Il ne s’agit pas ici d’idéologie mais bien de l’intérêt commun.
Il ne s’agit pas non plus de faire croire à la seule vertu d’une appropriation sociale et publique si on ne change ni les critères de gestion des entreprises, ni ceux de la société, avec l’austérité permanente. Il ne s’agit pas non plus de refaire ce qui a échoué mais bien d’innover en évoluant vers une propriété publique et sociale, indissociable de nouveaux pouvoirs d’intervention des travailleurs sur la gestion de leurs entreprises et qui connaît un meilleur chemin pour construire un nouveau projet de développement industriel maîtrisé, dans ses dimensions nationales et européennes, pleinement respectueux des Hommes et de la nature ?
En tout cas à cette période politique et historique, le grand débat indispensable mérite d’être levé et mené.
Le site de Florange n’est pas moribond.
Il fabrique les meilleurs aciers pour des voitures haut de gamme. Au lieu d’investir pour toujours être à la pointe de l’innovation, Mittal empoche les dividendes et joue au Monopoly avec des unités de production dans le monde qu’il achète ou revend, au gré du cours de l’acier que sa puissance lui permet de manipuler.
Peu lui importe la surexploitation, les inégalités en progression, le chômage, la compétition meurtrière, la concentration industrielle et financière. Peu lui importe le projet européen « Ulcos » de sidérurgie propre pour Florange grâce à une réduction de moitié les émissions de gaz carbonique lors de la fabrication de l’acier.
Seule compte pour M. Mittal la possibilité de bénéficier à plein d’un système qui accorde le « droit » à la minorité des puissants de disposer de la vie du plus grand nombre.

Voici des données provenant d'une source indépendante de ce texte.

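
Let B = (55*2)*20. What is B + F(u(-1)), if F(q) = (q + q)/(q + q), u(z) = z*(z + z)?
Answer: 2201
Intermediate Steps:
u(z) = 2*z**2 (u(z) = z*(2*z) = 2*z**2)
F(q) = 1 (F(q) = (2*q)/((2*q)) = (2*q)*(1/(2*q)) = 1)
B = 2200 (B = 110*20 = 2200)
B + F(u(-1)) = 2200 + 1 = 2201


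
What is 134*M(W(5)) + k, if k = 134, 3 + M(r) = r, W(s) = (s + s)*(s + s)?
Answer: 13132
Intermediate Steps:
W(s) = 4*s² (W(s) = (2*s)*(2*s) = 4*s²)
M(r) = -3 + r
134*M(W(5)) + k = 134*(-3 + 4*5²) + 134 = 134*(-3 + 4*25) + 134 = 134*(-3 + 100) + 134 = 134*97 + 134 = 12998 + 134 = 13132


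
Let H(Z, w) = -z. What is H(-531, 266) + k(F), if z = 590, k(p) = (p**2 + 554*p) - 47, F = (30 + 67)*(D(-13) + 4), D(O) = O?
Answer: 277850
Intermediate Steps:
F = -873 (F = (30 + 67)*(-13 + 4) = 97*(-9) = -873)
k(p) = -47 + p**2 + 554*p
H(Z, w) = -590 (H(Z, w) = -1*590 = -590)
H(-531, 266) + k(F) = -590 + (-47 + (-873)**2 + 554*(-873)) = -590 + (-47 + 762129 - 483642) = -590 + 278440 = 277850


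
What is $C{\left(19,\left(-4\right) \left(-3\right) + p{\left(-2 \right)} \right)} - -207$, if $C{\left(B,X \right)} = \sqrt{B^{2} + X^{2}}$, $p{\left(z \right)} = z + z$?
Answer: $207 + 5 \sqrt{17} \approx 227.62$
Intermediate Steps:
$p{\left(z \right)} = 2 z$
$C{\left(19,\left(-4\right) \left(-3\right) + p{\left(-2 \right)} \right)} - -207 = \sqrt{19^{2} + \left(\left(-4\right) \left(-3\right) + 2 \left(-2\right)\right)^{2}} - -207 = \sqrt{361 + \left(12 - 4\right)^{2}} + 207 = \sqrt{361 + 8^{2}} + 207 = \sqrt{361 + 64} + 207 = \sqrt{425} + 207 = 5 \sqrt{17} + 207 = 207 + 5 \sqrt{17}$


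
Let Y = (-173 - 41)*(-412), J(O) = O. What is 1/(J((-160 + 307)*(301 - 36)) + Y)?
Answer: 1/127123 ≈ 7.8664e-6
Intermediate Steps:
Y = 88168 (Y = -214*(-412) = 88168)
1/(J((-160 + 307)*(301 - 36)) + Y) = 1/((-160 + 307)*(301 - 36) + 88168) = 1/(147*265 + 88168) = 1/(38955 + 88168) = 1/127123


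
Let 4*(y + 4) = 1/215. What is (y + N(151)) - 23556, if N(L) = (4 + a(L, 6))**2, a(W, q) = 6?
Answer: -20175599/860 ≈ -23460.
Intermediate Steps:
y = -3439/860 (y = -4 + (1/4)/215 = -4 + (1/4)*(1/215) = -4 + 1/860 = -3439/860 ≈ -3.9988)
N(L) = 100 (N(L) = (4 + 6)**2 = 10**2 = 100)
(y + N(151)) - 23556 = (-3439/860 + 100) - 23556 = 82561/860 - 23556 = -20175599/860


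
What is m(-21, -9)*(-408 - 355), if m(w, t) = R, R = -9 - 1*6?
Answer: 11445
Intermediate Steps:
R = -15 (R = -9 - 6 = -15)
m(w, t) = -15
m(-21, -9)*(-408 - 355) = -15*(-408 - 355) = -15*(-763) = 11445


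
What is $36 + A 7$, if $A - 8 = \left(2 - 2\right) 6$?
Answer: $92$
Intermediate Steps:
$A = 8$ ($A = 8 + \left(2 - 2\right) 6 = 8 + 0 \cdot 6 = 8 + 0 = 8$)
$36 + A 7 = 36 + 8 \cdot 7 = 36 + 56 = 92$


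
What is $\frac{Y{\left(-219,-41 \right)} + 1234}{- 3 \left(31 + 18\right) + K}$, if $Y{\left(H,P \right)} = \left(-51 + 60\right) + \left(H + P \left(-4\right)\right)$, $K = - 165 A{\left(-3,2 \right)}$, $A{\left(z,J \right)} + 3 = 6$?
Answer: $- \frac{198}{107} \approx -1.8505$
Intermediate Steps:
$A{\left(z,J \right)} = 3$ ($A{\left(z,J \right)} = -3 + 6 = 3$)
$K = -495$ ($K = \left(-165\right) 3 = -495$)
$Y{\left(H,P \right)} = 9 + H - 4 P$ ($Y{\left(H,P \right)} = 9 + \left(H - 4 P\right) = 9 + H - 4 P$)
$\frac{Y{\left(-219,-41 \right)} + 1234}{- 3 \left(31 + 18\right) + K} = \frac{\left(9 - 219 - -164\right) + 1234}{- 3 \left(31 + 18\right) - 495} = \frac{\left(9 - 219 + 164\right) + 1234}{\left(-3\right) 49 - 495} = \frac{-46 + 1234}{-147 - 495} = \frac{1188}{-642} = 1188 \left(- \frac{1}{642}\right) = - \frac{198}{107}$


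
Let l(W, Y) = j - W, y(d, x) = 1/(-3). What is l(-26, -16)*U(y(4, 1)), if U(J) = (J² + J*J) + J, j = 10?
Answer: -4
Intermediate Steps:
y(d, x) = -⅓
l(W, Y) = 10 - W
U(J) = J + 2*J² (U(J) = (J² + J²) + J = 2*J² + J = J + 2*J²)
l(-26, -16)*U(y(4, 1)) = (10 - 1*(-26))*(-(1 + 2*(-⅓))/3) = (10 + 26)*(-(1 - ⅔)/3) = 36*(-⅓*⅓) = 36*(-⅑) = -4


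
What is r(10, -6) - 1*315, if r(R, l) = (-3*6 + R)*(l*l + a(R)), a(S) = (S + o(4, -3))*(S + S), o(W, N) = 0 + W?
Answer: -2843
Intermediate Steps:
o(W, N) = W
a(S) = 2*S*(4 + S) (a(S) = (S + 4)*(S + S) = (4 + S)*(2*S) = 2*S*(4 + S))
r(R, l) = (-18 + R)*(l² + 2*R*(4 + R)) (r(R, l) = (-3*6 + R)*(l*l + 2*R*(4 + R)) = (-18 + R)*(l² + 2*R*(4 + R)))
r(10, -6) - 1*315 = (-144*10 - 28*10² - 18*(-6)² + 2*10³ + 10*(-6)²) - 1*315 = (-1440 - 28*100 - 18*36 + 2*1000 + 10*36) - 315 = (-1440 - 2800 - 648 + 2000 + 360) - 315 = -2528 - 315 = -2843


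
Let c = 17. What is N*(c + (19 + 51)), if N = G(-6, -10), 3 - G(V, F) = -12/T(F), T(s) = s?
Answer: 783/5 ≈ 156.60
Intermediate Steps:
G(V, F) = 3 + 12/F (G(V, F) = 3 - (-12)/F = 3 + 12/F)
N = 9/5 (N = 3 + 12/(-10) = 3 + 12*(-1/10) = 3 - 6/5 = 9/5 ≈ 1.8000)
N*(c + (19 + 51)) = 9*(17 + (19 + 51))/5 = 9*(17 + 70)/5 = (9/5)*87 = 783/5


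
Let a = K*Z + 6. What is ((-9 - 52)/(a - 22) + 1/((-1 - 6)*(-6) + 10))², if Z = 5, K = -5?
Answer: 10323369/4545424 ≈ 2.2712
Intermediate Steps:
a = -19 (a = -5*5 + 6 = -25 + 6 = -19)
((-9 - 52)/(a - 22) + 1/((-1 - 6)*(-6) + 10))² = ((-9 - 52)/(-19 - 22) + 1/((-1 - 6)*(-6) + 10))² = (-61/(-41) + 1/(-7*(-6) + 10))² = (-61*(-1/41) + 1/(42 + 10))² = (61/41 + 1/52)² = (3213/2132)² = 10323369/4545424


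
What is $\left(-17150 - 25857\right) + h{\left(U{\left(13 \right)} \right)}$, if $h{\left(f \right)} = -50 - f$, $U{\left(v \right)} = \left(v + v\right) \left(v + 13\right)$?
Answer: $-43733$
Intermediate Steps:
$U{\left(v \right)} = 2 v \left(13 + v\right)$
$\left(-17150 - 25857\right) + h{\left(U{\left(13 \right)} \right)} = \left(-17150 - 25857\right) - \left(50 + 2 \cdot 13 \left(13 + 13\right)\right) = -43007 - \left(50 + 2 \cdot 13 \cdot 26\right) = -43007 - 726 = -43733$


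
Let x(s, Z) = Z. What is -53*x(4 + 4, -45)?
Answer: 2385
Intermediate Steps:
-53*x(4 + 4, -45) = -53*(-45) = 2385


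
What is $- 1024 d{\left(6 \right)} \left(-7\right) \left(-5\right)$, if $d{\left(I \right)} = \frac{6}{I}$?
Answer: $-35840$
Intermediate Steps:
$- 1024 d{\left(6 \right)} \left(-7\right) \left(-5\right) = - 1024 \cdot \frac{6}{6} \left(-7\right) \left(-5\right) = - 1024 \cdot 6 \cdot \frac{1}{6} \left(-7\right) \left(-5\right) = - 1024 \cdot 1 \left(-7\right) \left(-5\right) = - 1024 \left(\left(-7\right) \left(-5\right)\right) = \left(-1024\right) 35 = -35840$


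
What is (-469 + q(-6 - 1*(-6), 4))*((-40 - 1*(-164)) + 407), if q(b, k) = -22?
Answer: -260721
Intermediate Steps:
(-469 + q(-6 - 1*(-6), 4))*((-40 - 1*(-164)) + 407) = (-469 - 22)*((-40 - 1*(-164)) + 407) = -491*((-40 + 164) + 407) = -491*(124 + 407) = -491*531 = -260721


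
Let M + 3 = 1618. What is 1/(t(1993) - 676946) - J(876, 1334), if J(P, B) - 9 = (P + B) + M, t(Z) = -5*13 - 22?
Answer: -2595744523/677033 ≈ -3834.0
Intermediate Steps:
t(Z) = -87 (t(Z) = -65 - 22 = -87)
M = 1615 (M = -3 + 1618 = 1615)
J(P, B) = 1624 + B + P (J(P, B) = 9 + ((P + B) + 1615) = 9 + ((B + P) + 1615) = 9 + (1615 + B + P) = 1624 + B + P)
1/(t(1993) - 676946) - J(876, 1334) = 1/(-87 - 676946) - (1624 + 1334 + 876) = 1/(-677033) - 1*3834 = -1/677033 - 3834 = -2595744523/677033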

Le choix du gouvernement revient à le laisser continuer par refus d’affronter l’organisation actuelle d’un système pourtant en pleine crise.
Nous avons fait un tout autre choix, celui de « l’humain d’abord » avec la conviction qu’une majorité de nos concitoyens, dans le débat et la confrontation des points de vue, peut en prendre le parti. L’enjeu de l’aide à l’impulsion d’un puissant mouvement populaire de gauche, partout dans le pays, est posé avec force.
En effet, majoritairement nos concitoyens sont prêts à se mobiliser pour ouvrir les portes du changement à gauche.